NAME
Text::Prefix::XS - Fast prefix searching
SYNOPSIS
use Text::Prefix::XS;
my @haystacks = qw(
garbage
blarrgh
FOO
meh
AA-ggrr
AB-hi!
);
my @needles = qw(AAA AB FOO FOO-BAR);
my $search = prefix_search_create( map uc($_), @needles );
my %seen_hash;
foreach my $haystack (@haystacks) {
if(my $prefix = prefix_search($search, $haystack)) {
$seen_hash{$prefix}++;
}
}
$seen_hash{'FOO'} == 1;
#Compare to:
my $re = join('|', map quotemeta $_, @needles);
$re = qr/^($re)/;
foreach my $haystack (@haystacks) {
my ($match) = ($haystack =~ $re);
if($match) {
$seen_hash{$match}++;
}
}
$seen_hash{'FOO'} == 1;
DESCRIPTION
This module implements something of an trie algorithm for matching (and extracting) prefixes from text strings.

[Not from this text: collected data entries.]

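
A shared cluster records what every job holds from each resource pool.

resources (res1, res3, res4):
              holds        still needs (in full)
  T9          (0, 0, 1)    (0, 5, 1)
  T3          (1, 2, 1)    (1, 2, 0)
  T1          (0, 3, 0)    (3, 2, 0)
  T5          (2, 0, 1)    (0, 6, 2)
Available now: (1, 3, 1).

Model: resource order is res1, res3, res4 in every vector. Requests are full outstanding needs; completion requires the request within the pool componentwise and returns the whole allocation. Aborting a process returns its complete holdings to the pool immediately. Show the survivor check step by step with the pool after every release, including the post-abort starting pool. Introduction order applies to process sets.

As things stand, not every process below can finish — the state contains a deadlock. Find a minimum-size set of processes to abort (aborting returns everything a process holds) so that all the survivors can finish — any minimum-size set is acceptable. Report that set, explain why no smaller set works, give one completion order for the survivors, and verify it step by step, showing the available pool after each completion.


Abort T1.
Key observation: T5 had no path to completion before; after the abort of T1 ((0, 3, 0) returned), step 3 is where it fits.
Minimality: the empty abort set fails — the state is deadlocked as it stands.
The survivors complete as T3, T9, T5. Verifying each step (starting from the post-abort pool):
  pool = (1, 6, 1)
  T3 needs (1, 2, 0) <= (1, 6, 1) -> finishes; pool += (1, 2, 1) = (2, 8, 2)
  T9 needs (0, 5, 1) <= (2, 8, 2) -> finishes; pool += (0, 0, 1) = (2, 8, 3)
  T5 needs (0, 6, 2) <= (2, 8, 3) -> finishes; pool += (2, 0, 1) = (4, 8, 4)


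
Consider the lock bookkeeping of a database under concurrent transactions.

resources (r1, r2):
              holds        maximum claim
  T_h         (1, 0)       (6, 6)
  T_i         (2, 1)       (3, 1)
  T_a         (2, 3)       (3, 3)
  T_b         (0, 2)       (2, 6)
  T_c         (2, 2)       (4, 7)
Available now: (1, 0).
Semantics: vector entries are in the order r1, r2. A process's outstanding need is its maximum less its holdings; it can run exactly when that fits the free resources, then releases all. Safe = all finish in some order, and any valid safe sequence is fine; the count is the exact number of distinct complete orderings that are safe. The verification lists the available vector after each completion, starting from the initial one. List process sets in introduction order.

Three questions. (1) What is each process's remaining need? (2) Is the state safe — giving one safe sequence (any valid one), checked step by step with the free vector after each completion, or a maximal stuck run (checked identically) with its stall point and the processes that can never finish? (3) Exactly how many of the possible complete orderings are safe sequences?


(1) Outstanding need per process (order r1, r2):
  T_h: (5, 6)
  T_i: (1, 0)
  T_a: (1, 0)
  T_b: (2, 4)
  T_c: (2, 5)
(2) The state is SAFE; one workable sequence: T_a, T_i, T_b, T_c, T_h.
Key observation: T_a is the earliest step where a requested resource binds exactly: need (1, 0), pool (1, 0) at its turn.
Walking it through:
  pool = (1, 0)
  T_a needs (1, 0) <= (1, 0) -> finishes; pool += (2, 3) = (3, 3)
  T_i needs (1, 0) <= (3, 3) -> finishes; pool += (2, 1) = (5, 4)
  T_b needs (2, 4) <= (5, 4) -> finishes; pool += (0, 2) = (5, 6)
  T_c needs (2, 5) <= (5, 6) -> finishes; pool += (2, 2) = (7, 8)
  T_h needs (5, 6) <= (7, 8) -> finishes; pool += (1, 0) = (8, 8)
(3) Exactly 4 of the possible complete orderings are safe sequences.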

A common application I had was to pre-filter lots and lots of text for a small amount of preset prefixes.
Interestingly enough, the quickest solution until I wrote this module was to use a large regular expression (as in the synopsis)
FUNCTIONS
The interface is relatively simple. This is alpha software and the API is subject to change
prefix_search_create(@prefixes)
Create an opaque prefix search handle. It returns a thingy, which you should keep around.
Internally it will order the elements in the list, with the longest prefix being first.
It will then construct a search trie using a variety of caching and lookup layers.
prefix_search($thingy, $haystack)
Will check $haystack
for any of the prefixes in @needles
passed to "prefix_search_create". If $haystack
has a prefix, it will be returned by this function; otherwise, the return value is undef
PERFORMANCE
This module performs better than regex under any circumstance. In the future, a benchmark table will be posted - but on average, it's about 30-50% quicker than a regex.
This module would be even quicker if there were some way to implement this as an actual OP
rather than an xsub
call. But the performance is quite nice anyway
SEE ALSO
There are quite a few modules out there which aim for a Trie-like search, but they are all either not written in C, or would not be performant enough for this application.
NOTES / TODO
While my implementation is probably sloppy, the simplicity of the search itself makes it very quick and cruftless. When doing a prefix search on a large amount of text, but with a small number of prefixes, the reduction of overhead is the most important optimization for gaining performance.
CAVEATS
Private perl data structures are allocated internally, therefore it wouldn't do good to use this module across threads. Also, memory leaks will ensue if you destroy the search object. But, search handles are expensive to create, and are assumed to be made for relatively static 'needles'.
This is only because the developer is lazy and tired. Most of this should be fixed in a stable release
AUTHOR AND COPYRIGHT
Copyright (C) 2011 M. Nunberg
You may use and distribute this software under the same terms, conditions, and licensing as Perl itself.